[PATCH] Newly erased page read workaround

Fri Apr 1 05:06:51 EDT 2011

On 4/1/2011 2:09 PM, Artem Bityutskiy wrote:
> On Fri, 2011-04-01 at 14:03 +0530, Vipin Kumar wrote:
>>>>> Also, Ivan pointed you the right thing - you might have bit-flips
>> on an
>>>>> erased eraseblock. If not on freshly, then on an erasblock which
>> was
>>>>> erased and then not used for long time. If this is not of your
>> concern,
>>>>
>>>> In that case an ecc error would be reported since the ecc wont
>> match the stored 
>>>> ecc i.e FFFF and the driver would mark it as a normal corrupted
>> page
>>>
>>> I'm confused. So you erased eraseblock A. Everything there contains
>>> 0xFFs, including the OOB area.
>>>
>>> Now you have one of the modern lashes. You gen bit-flips in the
>> page.
>>> Say, a couple of bits flip. You read this page. You compare the
>> contents
>>> of the page with 0xFF and find out that the contends in not all
>> 0xFFs.
>>> What do you do then?
>>>
>>
>> Then, the normal driver takes over and it reports an error because
>> the 
>> number of errors in the page are beyond 8 bits (maximum the FSMC ecc 
>> logic can correct).
> 
> Why 8? It may be just 1 single bit-flip.
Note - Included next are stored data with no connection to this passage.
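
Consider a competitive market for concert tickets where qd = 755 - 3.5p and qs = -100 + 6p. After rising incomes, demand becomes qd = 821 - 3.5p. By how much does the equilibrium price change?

Original equilibrium: p* = 90, q* = 440.
New equilibrium: 821 - 3.5p = -100 + 6p, so 921 = 9.5p and p' = 1842/19; q' = 821 − 3.5(1842/19) = 9152/19.
Change in price: 1842/19 − 90 = 132/19.

Δp = 132/19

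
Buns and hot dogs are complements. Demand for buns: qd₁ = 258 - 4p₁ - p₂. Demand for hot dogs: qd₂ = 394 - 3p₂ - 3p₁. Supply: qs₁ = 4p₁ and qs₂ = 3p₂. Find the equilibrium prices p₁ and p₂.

Market 1: 258 - 4p₁ - p₂ = 4p₁ → 8p₁ + p₂ = 258.
Market 2: 6p₂ + 3p₁ = 394.
Eliminating p₂: 6×(1) − 1×(2) gives 45p₁ = 1154, so p₁ = 1154/45.
Back-substitute into (2): p₂ = (394 − 3×1154/45) / 6 = 2378/45.

p₁ = 1154/45, p₂ = 2378/45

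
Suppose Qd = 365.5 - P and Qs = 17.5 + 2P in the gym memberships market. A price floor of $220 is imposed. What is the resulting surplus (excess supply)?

Surplus = 312

Equilibrium price would be P* = 116, so the floor at 220 binds.
At P = 220: Qd = 145.5, Qs = 457.5.
Surplus = 457.5 − 145.5 = 312.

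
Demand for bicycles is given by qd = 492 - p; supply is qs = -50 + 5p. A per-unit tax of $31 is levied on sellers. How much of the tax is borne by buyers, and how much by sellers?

Pre-tax equilibrium: p* = 271/3, q* = 1205/3.
Tax on sellers shifts supply to qs = -50 + 5(p − 31) = -205 + 5p.
492 - p = -205 + 5p gives buyer price pb = 697/6; sellers receive ps = 697/6 − 31 = 511/6.
New quantity: q = 492 − 1(697/6) = 2255/6.
Buyer burden = 697/6 − 271/3 = 155/6; seller burden = 271/3 − 511/6 = 31/6.

Buyers bear 155/6, sellers bear 31/6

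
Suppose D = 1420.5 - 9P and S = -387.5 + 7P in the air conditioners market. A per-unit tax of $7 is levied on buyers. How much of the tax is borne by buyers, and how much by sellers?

Pre-tax equilibrium: P* = 113, Q* = 403.5.
Tax on buyers shifts demand to D = 1420.5 − 9(P + 7) = 1357.5 - 9P.
1357.5 - 9P = -387.5 + 7P gives seller price Ps = 109.0625; buyers pay Pb = 109.0625 + 7 = 116.0625.
New quantity: Q = 1420.5 − 9(116.0625) = 375.9375.
Buyer burden = 116.0625 − 113 = 3.0625; seller burden = 113 − 109.0625 = 3.9375.

Buyers bear $3.0625, sellers bear $3.9375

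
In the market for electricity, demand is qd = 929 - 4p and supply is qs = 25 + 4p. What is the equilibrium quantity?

q* = 477

Set qd = qs: 929 - 4p = 25 + 4p.
904 = 8p, so p* = 113.
q* = 929 − 4(113) = 477.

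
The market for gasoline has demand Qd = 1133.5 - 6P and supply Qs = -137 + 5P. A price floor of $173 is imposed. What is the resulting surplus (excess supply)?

Equilibrium price would be P* = 115.5, so the floor at 173 binds.
At P = 173: Qd = 95.5, Qs = 728.
Surplus = 728 − 95.5 = 632.5.

Surplus = 632.5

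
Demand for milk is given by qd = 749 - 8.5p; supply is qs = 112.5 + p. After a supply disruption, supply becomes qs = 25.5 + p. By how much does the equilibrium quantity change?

Original equilibrium: p* = 67, q* = 179.5.
New equilibrium: 749 - 8.5p = 25.5 + p, so 723.5 = 9.5p and p' = 1447/19; q' = 749 − 8.5(1447/19) = 3863/38.
Change in quantity: 3863/38 − 179.5 = -1479/19.

Δq = -1479/19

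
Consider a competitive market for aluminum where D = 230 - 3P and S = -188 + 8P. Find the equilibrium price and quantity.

P* = 38, Q* = 116

Set D = S: 230 - 3P = -188 + 8P.
418 = 11P, so P* = 38.
Q* = 230 − 3(38) = 116.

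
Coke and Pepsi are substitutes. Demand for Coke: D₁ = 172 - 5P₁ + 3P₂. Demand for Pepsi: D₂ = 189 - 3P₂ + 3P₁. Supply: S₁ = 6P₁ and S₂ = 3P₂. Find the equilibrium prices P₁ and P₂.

P₁ = 533/19, P₂ = 865/19

Market 1: 172 - 5P₁ + 3P₂ = 6P₁ → 11P₁ - 3P₂ = 172.
Market 2: 6P₂ - 3P₁ = 189.
Eliminating P₂: 6×(1) + 3×(2) gives 57P₁ = 1599, so P₁ = 533/19.
Back-substitute into (2): P₂ = (189 + 3×533/19) / 6 = 865/19.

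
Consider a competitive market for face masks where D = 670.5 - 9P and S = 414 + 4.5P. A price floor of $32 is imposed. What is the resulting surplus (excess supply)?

Surplus = 175.5

Equilibrium price would be P* = 19, so the floor at 32 binds.
At P = 32: D = 382.5, S = 558.
Surplus = 558 − 382.5 = 175.5.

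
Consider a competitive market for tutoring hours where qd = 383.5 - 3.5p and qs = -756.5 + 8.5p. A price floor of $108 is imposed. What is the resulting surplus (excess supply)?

Equilibrium price would be p* = 95, so the floor at 108 binds.
At p = 108: qd = 5.5, qs = 161.5.
Surplus = 161.5 − 5.5 = 156.

Surplus = 156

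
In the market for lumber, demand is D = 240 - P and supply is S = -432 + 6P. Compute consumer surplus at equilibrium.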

Just one bits becomes 0 instead
> of 1.
> 

It is a maximum of 8. So, the logic can correct any number of bitflips from 
1 to 8 in 512 bytes of data

>>  Effectively speaking, the read page returns an error 
>> indicating that the page could not be read properly
> 
> But why? It can be read properly. If this is just 1 wrong bit, you
> should be able to correct it. And as Ivan indicated, modern flashes are
> so crappy that 1 bit-flip on erased eraseblock is just normal there.
> 

That's the problem. Ideally the ecc should have been programmed in OOB and then 
the driver would be able to correct the flipped bits. The problem happens only 
if we try to read the erased pages.

>> Ideally, any filesystem would mark it as a bad block 
> 
> That's the point - no. This is normal on modern flashes.
> 
> I think one solution could be that you make your check more
> sophisticated. You check for 0xFFs, if this is not true, you see is this
> "almost all 0xFFs" and count amount of non-0xFF bits. If the count is,
> say, 2, you assume this page contains all 0xFFs plus 2 bit-flips. But
> I'm not sure it would work.
> 
> Anyway, If you do not care about such bit-flips for your SoC - fine. I
> just wanted you to understand and accept the issue and write about it in
> the comment. And I also wanted you to _not_ do expensive 0xFF comparison
> every time - but it seems you accepted this :-)
> 

Yes, I had to accept this :-)
The flip side is that the hardware itself should not report errors when it 
reads all ff data and ff ecc..It should assume it as an erased page and not 
report any errors

Yes, I understand the issue and would write more details about it in the 
patch comment. Moreover, the comparison id only expensive when the page 
contains all FFs.. Most of the time comparison would fail at first few bytes

Regards
Vipin